As I prepare to possibly take on the responsibly of training new paramedics, I have spent some time looking back on the days of my internship. I really got to thinking about how much technology has advanced (at least in my service) since I was a student. Granted I have only been a medic for 5 years now, so I’m not exactly going to give the story about how I had to walk to work uphill both ways in the snow, but I have noticed some good and bad changes.
The following story should give you idea of how I was trained:
Preceptor – So what do we have so far?
Sean – Sinus tach with occasional PVC’s on the monitor, O2 Sat is 98% on 2 liters.
Preceptor – Ok, but what about the patient?

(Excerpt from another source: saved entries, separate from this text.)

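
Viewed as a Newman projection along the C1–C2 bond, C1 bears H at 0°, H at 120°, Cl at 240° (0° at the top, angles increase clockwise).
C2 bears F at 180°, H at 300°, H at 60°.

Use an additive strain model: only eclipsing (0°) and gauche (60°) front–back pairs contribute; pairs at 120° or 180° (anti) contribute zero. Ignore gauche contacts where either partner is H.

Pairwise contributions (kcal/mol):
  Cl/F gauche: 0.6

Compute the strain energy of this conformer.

0.6 kcal/mol

This conformer (staggered): Cl–F gauche; 0.6 = 0.6 kcal/mol.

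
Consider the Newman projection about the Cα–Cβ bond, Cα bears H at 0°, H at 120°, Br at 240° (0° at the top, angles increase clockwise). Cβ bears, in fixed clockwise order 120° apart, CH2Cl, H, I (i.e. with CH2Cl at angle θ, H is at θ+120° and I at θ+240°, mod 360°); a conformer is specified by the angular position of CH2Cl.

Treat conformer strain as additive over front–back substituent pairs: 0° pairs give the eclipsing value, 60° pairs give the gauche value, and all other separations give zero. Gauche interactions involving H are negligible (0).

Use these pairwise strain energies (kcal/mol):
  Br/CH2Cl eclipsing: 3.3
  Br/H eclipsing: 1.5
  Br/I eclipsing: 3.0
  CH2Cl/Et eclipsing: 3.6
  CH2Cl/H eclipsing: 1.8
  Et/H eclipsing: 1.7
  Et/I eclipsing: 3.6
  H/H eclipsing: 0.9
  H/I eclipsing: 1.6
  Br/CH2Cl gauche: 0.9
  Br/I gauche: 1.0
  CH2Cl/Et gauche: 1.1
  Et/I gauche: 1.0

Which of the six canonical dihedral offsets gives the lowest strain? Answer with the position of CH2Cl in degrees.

CH2Cl at 0° (eclipsed): H(0°)/CH2Cl(0°) eclipsed 1.8; H(120°)/H(120°) eclipsed 0.9; Br(240°)/I(240°) eclipsed 3.0 → 5.7 kcal/mol.
CH2Cl at 60° (staggered): Br(240°)/I(300°) gauche 1.0 → 1.0 kcal/mol.
CH2Cl at 120° (eclipsed): H(0°)/I(0°) eclipsed 1.6; H(120°)/CH2Cl(120°) eclipsed 1.8; Br(240°)/H(240°) eclipsed 1.5 → 4.9 kcal/mol.
CH2Cl at 180° (staggered): Br(240°)/CH2Cl(180°) gauche 0.9 → 0.9 kcal/mol.
CH2Cl at 240° (eclipsed): H(0°)/H(0°) eclipsed 0.9; H(120°)/I(120°) eclipsed 1.6; Br(240°)/CH2Cl(240°) eclipsed 3.3 → 5.8 kcal/mol.
CH2Cl at 300° (staggered): Br(240°)/CH2Cl(300°) gauche 0.9; Br(240°)/I(180°) gauche 1.0 → 1.9 kcal/mol.
The minimum (0.9 kcal/mol) occurs with CH2Cl at 180°.

180°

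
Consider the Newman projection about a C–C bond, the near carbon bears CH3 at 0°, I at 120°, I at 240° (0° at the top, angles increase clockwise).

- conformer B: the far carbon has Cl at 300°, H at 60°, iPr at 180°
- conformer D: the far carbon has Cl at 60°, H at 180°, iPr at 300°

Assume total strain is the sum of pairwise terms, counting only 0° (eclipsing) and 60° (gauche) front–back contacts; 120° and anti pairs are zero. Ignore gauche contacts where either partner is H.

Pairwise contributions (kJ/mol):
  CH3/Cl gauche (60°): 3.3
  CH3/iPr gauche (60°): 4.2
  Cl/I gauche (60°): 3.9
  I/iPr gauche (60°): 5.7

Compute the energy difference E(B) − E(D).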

Sean – Well, I don’t see any elevation…..I don’t think he’s having an MI.
Preceptor – Ok, well go ahead an place this mask on the monitor at 15 liters and spray 1 nitro on the screen.
Sean – Ummmmmm, what?
Preceptor – Sounds like you got the monitor figured out, so I’ll go ahead and treat the patient from this point on.
I wasn’t allowed to use the Sp02 for the majority of my internship, because my preceptor was adamant that I need to rely on a physical assessment to determine how well someone is perfusing. All these “numbers”, “squiggly lines”, and “waves” were only tools to help confirm what we already knew from our assessment.
It now seems that the tides have changed. We are discouraged from going against the 12-lead monitor’s interpretation as it is “supposed” to be more accurate than the average paramedic. We can no longer “confirm” tube placement without the use of a capnography device. The NIBP is supposed to be more accurate than our ears and the almighty Sp02 never lies.
Don’t get me wrong, these are all great tools and they have certainly improved patient care for the providers that use them appropriately. But I continue to see more and more people rely on technology as a means to assess and treat their patients.
Perhaps watching the terminator series has left me paranoid, but I see a change and I don’t like it.